I am glad to see people concerned about US military sales overseas though. Very important we keep that up /s
What about the famous “We like to tone them down about 10 percent, which probably makes sense because someday maybe they’re not our allies, right?” and the fact that USA recently withheld software updates for Ukrainian F16s? Is that not enough of a reason to think twice before buying advanced american weapons?
Everything trump has been doing since he took the office aligns with russia’s long term goals. He is a traitor to freedom, democracy and his country.
Nor has the US aligned with Russia. Choosing to stop wasting billions of dollars propping up a Ukrainian dictator is hardly aligning with Russia. The US should be auditing the money dumped in Ukraine.
Europe doesn't dictate US policy. As for being aligned with Russia? It's Europe that is abandoning the foundations of Western Civilization, not the US. Further, the US has always been Europe's big brother that insured that no bad guys picked on them. It's time for Europe to grow up and defend itself or at least pay for what the US provides.
Can you tell me what the foundations of western culture civilization are in your opinion? And what is that US provides that Europe needs to start paying for? Europe paid for all military hardware purchased from US and the promise of protection has always been paid for with numerous military bases on European soil that are used by US to project force over the rest of the world.

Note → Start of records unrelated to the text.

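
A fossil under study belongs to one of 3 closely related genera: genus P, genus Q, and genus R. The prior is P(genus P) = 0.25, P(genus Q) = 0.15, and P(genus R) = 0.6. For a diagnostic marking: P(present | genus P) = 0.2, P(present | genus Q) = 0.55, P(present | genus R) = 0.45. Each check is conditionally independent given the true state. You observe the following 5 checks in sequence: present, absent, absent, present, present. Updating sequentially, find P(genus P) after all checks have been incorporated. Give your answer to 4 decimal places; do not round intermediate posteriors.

Apply Bayes' rule sequentially, carrying P(genus P) forward.
After 'present': normaliser = 0.2·0.2500 + 0.55·0.1500 + 0.45·0.6000; P(genus P) ≈ 0.1242, P(genus Q) ≈ 0.2050, P(genus R) ≈ 0.6708
After 'absent': normaliser = 0.8·0.1242 + 0.45·0.2050 + 0.55·0.6708; P(genus P) ≈ 0.1773, P(genus Q) ≈ 0.1645, P(genus R) ≈ 0.6582
After 'absent': normaliser = 0.8·0.1773 + 0.45·0.1645 + 0.55·0.6582; P(genus P) ≈ 0.2454, P(genus Q) ≈ 0.1281, P(genus R) ≈ 0.6264
After 'present': normaliser = 0.2·0.2454 + 0.55·0.1281 + 0.45·0.6264; P(genus P) ≈ 0.1223, P(genus Q) ≈ 0.1755, P(genus R) ≈ 0.7022
After 'present': normaliser = 0.2·0.1223 + 0.55·0.1755 + 0.45·0.7022; P(genus P) ≈ 0.0560, P(genus Q) ≈ 0.2209, P(genus R) ≈ 0.7231

0.0560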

Especially the middle east.
I don't know, it seems pretty clear to me that it's the US that has departed Western civilisation and become just another repressive country with a big military like Russia or China.
To some extent it's fine if you want become a shithole country like those mentioned, but to insist at the same time that you maintain membership of the West and retain its mantle as its leader (or even more laughable, as "leader of the free world", that's far too much. You're not a Western country. Culturally far, far closer to an eastern despotic one, these days.
If you expect to have the capacity to immobilize an S-300 array in Isfahan, Volgograd, or Pyongyang, then an F35 makes sense - and hence why the UAE, KSA, Qatar, Turkiye, Israel, Japan, and South Korea are trying to procure the F35.